Die Ukraine fordert von der Bundesregierung seit Monaten die Lieferung von Leopard-2-Kampfpanzern. Bundeskanzler Olaf Scholz (64, SPD) hat immer wieder betont, dass es bei der Unterstützung der Ukraine mit Kampfpanzern westlicher Bauart keine deutschen Alleingänge geben werde.

"Es ist Deutschlands Entscheidung, was Deutschland tut", verkündete US-Vizeaußenministerin Wendy Sherman während ihres Deutschland-Besuchs in Berlin.
"Es ist Deutschlands Entscheidung, was Deutschland tut", verkündete US-Vizeaußenministerin Wendy Sherman während ihres Deutschland-Besuchs in Berlin.  © Olivier Matthys/AP/dpa

10. Dezember, 13.28 Uhr: Russisches Militär meldet Vorstöße im Osten der Ukraine

Russland ist nach Angaben der eigenen Streitkräfte in den Gebieten Luhansk und Donezk im Osten der Ukraine in die Offensive gegangen.

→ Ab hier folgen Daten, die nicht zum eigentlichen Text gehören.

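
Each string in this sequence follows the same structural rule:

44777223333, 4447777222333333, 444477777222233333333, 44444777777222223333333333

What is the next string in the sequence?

Reading off run lengths: 4 runs 2, 3, 4, 5; 7 runs 3, 4, 5, 6; 2 runs 2, 3, 4, 5; 3 runs 4, 6, 8, 10 — each is linear in n, where the shown terms are n = 2, 3, 4, 5.
At n = 6 the blocks have lengths 6, 7, 6, 12.

4444447777777222222333333333333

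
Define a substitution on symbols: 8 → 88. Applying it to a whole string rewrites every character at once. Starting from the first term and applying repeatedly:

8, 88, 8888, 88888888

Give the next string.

8888888888888888

Apply φ to 88888888 symbol by symbol: 8→88, 8→88, 8→88, 8→88, 8→88, 8→88, 8→88, 8→88; joined: 88 88 88 88 88 88 88 88.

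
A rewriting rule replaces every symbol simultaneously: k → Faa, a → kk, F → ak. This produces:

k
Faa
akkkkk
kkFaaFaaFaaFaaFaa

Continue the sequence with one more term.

φ(kkFaaFaaFaaFaaFaa) expands symbol-by-symbol to Faa Faa ak kk kk ak kk kk ak kk kk ak kk kk ak kk kk; joining the 17 pieces gives the next term.

FaaFaaakkkkkakkkkkakkkkkakkkkkakkkkk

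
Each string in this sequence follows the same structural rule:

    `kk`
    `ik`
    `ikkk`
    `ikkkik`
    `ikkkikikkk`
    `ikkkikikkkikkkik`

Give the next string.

ikkkikikkkikkkikikkkikikkk

From term 3 onward, concatenate the last term with the second-to-last: ik·kk = ikkk, ikkk·ik = ikkkik, …
The next term joins ikkkikikkkikkkik and ikkkikikkk.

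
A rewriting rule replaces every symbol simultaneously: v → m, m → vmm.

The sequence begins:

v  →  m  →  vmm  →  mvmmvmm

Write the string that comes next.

vmmmvmmvmmmvmmvmm

Rewriting each symbol of mvmmvmm: m→vmm, v→m, m→vmm, m→vmm, v→m, m→vmm, m→vmm, which concatenates to vmm m vmm vmm m vmm vmm.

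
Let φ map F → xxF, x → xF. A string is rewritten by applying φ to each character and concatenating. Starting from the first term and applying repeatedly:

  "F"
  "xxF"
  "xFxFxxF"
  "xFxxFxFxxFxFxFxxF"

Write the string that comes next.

xFxxFxFxFxxFxFxxFxFxFxxFxFxxFxFxxFxFxFxxF

φ(xFxxFxFxxFxFxFxxF) expands symbol-by-symbol to xF xxF xF xF xxF xF xxF xF xF xxF xF xxF xF xxF xF xF xxF; joining the 17 pieces gives the next term.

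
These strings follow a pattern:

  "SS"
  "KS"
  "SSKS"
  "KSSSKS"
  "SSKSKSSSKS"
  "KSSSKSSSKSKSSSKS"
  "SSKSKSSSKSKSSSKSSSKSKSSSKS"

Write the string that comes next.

KSSSKSSSKSKSSSKSSSKSKSSSKSKSSSKSSSKSKSSSKS

This is a Fibonacci-style word recurrence s(k) = s(k−2)·s(k−1): e.g. SS·KS = SSKS.
So term 8 is KSSSKSSSKSKSSSKS·SSKSKSSSKSKSSSKSSSKSKSSSKS.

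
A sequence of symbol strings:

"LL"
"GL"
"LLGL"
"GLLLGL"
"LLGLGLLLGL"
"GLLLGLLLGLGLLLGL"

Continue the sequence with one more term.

This is a Fibonacci-style word recurrence s(k) = s(k−2)·s(k−1): e.g. LL·GL = LLGL.
Continuing: LLGLGLLLGL · GLLLGLLLGLGLLLGL gives term 7.

LLGLGLLLGLGLLLGLLLGLGLLLGL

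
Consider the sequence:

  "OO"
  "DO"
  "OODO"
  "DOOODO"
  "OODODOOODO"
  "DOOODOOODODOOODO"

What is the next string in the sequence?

Each term (from the third on) is the two preceding terms concatenated in order: term 3 = OO·DO = OODO.
So term 7 is OODODOOODO·DOOODOOODODOOODO.

OODODOOODODOOODOOODODOOODO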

"Im Raum Donezk haben die russischen Einheiten ihre Angriffe fortgesetzt und den Gegner aus seinen befestigten Stellungen vertrieben", sagte Armeesprecher Igor Konaschenkow am Samstag in Moskau. Auch im Norden zwischen den Kleinstädten Kreminna und Lyman habe man Stellungen erobert. Unabhängig ließen sich die Angaben nicht überprüfen.

Bereits seit Wochen gibt es Berichte, wonach die ukrainische Armee im Gebiet Donezk in der Defensive ist und versucht, ihre Verteidigungslinien vor der Industriestadt Donezk und östlich des Ballungsgebiets zwischen Slowjansk und Kramatorsk zu halten. Dort gibt es insbesondere um die Kleinstadt Bachmut Gefechte, mit großen Verlusten auf beiden Seiten.

Heftige Feuergefechte ereignen sich aktuell rund um die ukrainische Kleinstadt Bachmut.
Heftige Feuergefechte ereignen sich aktuell rund um die ukrainische Kleinstadt Bachmut.  © Libkos/AP/dpa

10. Dezember, 12.17 Uhr: Deutschland schickt zehntausende Wolldecken als Winterhilfe in die Ukraine

Deutschland unterstützt die Ukraine angesichts der Winterkälte mit zehntausenden Decken.

36.400 Wolldecken aus Beständen der Bundeswehr würden als Winterhilfe in die Ukraine geschickt, berichtete die "Welt am Sonntag". Die gebrauchten Decken waren demnach ausgemustert und zunächst zur Versteigerung an die Vebeg GmbH, eine staatliche Treuhandgesellschaft unter Kontrolle des Bundesfinanzministeriums, übergeben worden.

Nach Kritik an der geplanten Versteigerung habe Finanzminister Christian Lindner (FDP) den Verkauf gestoppt, schreibt die "WamS". Der Minister habe die Decken der ukrainischen Regierung angeboten und diese habe einen dringenden Bedarf bestätigt.